She liked to pluck the ones she thought pretty, and keep them tucked away.
It started as a hobby, nothing more, something casual to remind her of times past.
First a small space in the cupboard, their separated parts pressed firmly between sheets just opaque enough to indicate shape but obscure identity.
She had no need for labels. She remembered every one.
She kept them quietly, a secret shared with no one. A warm spot in the house that made her smile whenever she thought of it. At some point the cupboard was replaced by a corner shelf in the spare room, which used to be a nursery. It hadn’t been so for a long time. Eventually she moved the bed and dresser out, not much point in a spare room when one never has guests.
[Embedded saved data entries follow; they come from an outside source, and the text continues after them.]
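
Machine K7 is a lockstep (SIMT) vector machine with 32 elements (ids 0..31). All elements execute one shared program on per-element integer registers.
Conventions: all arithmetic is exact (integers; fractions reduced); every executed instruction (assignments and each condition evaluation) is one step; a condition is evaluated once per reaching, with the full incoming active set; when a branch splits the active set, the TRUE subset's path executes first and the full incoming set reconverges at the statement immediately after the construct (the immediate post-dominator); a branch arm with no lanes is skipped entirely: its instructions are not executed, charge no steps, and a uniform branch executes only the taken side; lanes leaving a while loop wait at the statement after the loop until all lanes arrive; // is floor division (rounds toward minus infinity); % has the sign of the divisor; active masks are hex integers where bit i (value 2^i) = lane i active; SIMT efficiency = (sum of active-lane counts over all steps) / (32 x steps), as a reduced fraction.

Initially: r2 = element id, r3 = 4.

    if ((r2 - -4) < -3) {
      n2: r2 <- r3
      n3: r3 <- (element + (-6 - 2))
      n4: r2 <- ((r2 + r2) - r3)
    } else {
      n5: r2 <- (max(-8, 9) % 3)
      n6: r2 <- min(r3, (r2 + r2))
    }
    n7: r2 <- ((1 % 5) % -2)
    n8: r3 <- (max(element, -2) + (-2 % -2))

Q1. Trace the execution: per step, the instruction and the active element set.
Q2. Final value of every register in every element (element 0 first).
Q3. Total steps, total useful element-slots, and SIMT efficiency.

step 0: eval ((r2 - -4) < -3)        0xffffffff
step 1: r2 <- (max(-8, 9) % 3)       0xffffffff
step 2: r2 <- min(r3, (r2 + r2))     0xffffffff
step 3: r2 <- ((1 % 5) % -2)         0xffffffff
step 4: r3 <- (max(element, -2) + (-2 % -2)) 0xffffffff

Answer: 5 steps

r2: -1,-1,-1,-1,-1,-1,-1,-1,-1,-1,-1,-1,-1,-1,-1,-1,-1,-1,-1,-1,-1,-1,-1,-1,-1,-1,-1,-1,-1,-1,-1,-1
r3: 0,1,2,3,4,5,6,7,8,9,10,11,12,13,14,15,16,17,18,19,20,21,22,23,24,25,26,27,28,29,30,31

steps = 5; useful = 160; efficiency = 160/160 = 1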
None that stay over, anyhow.
She used to go into the room, to visit the memories near obsessively at least a few times a day. Now it was enough to rest a hand on the door as she passed through the hall.
She wondered what would happen to her treasures when she died. If someone would come in and be astounded by the breadth of her collection, would marvel at the meticulous arrangement, the impressive number of volumes. Perhaps they would be astonished at the variety she had collected, where she had found them all, and when.
She hadn’t collected any new specimens, not for a long time. Age had settled into bones that felt brittle enough to be cracked by strong wind, and she couldn’t work the press the way she used to, so the art suffered.
And even if her arthritic hands had been up to holding a shovel, to dig the necessary holes, she was running out of yard space for the parts she had no interest in keeping anyhow.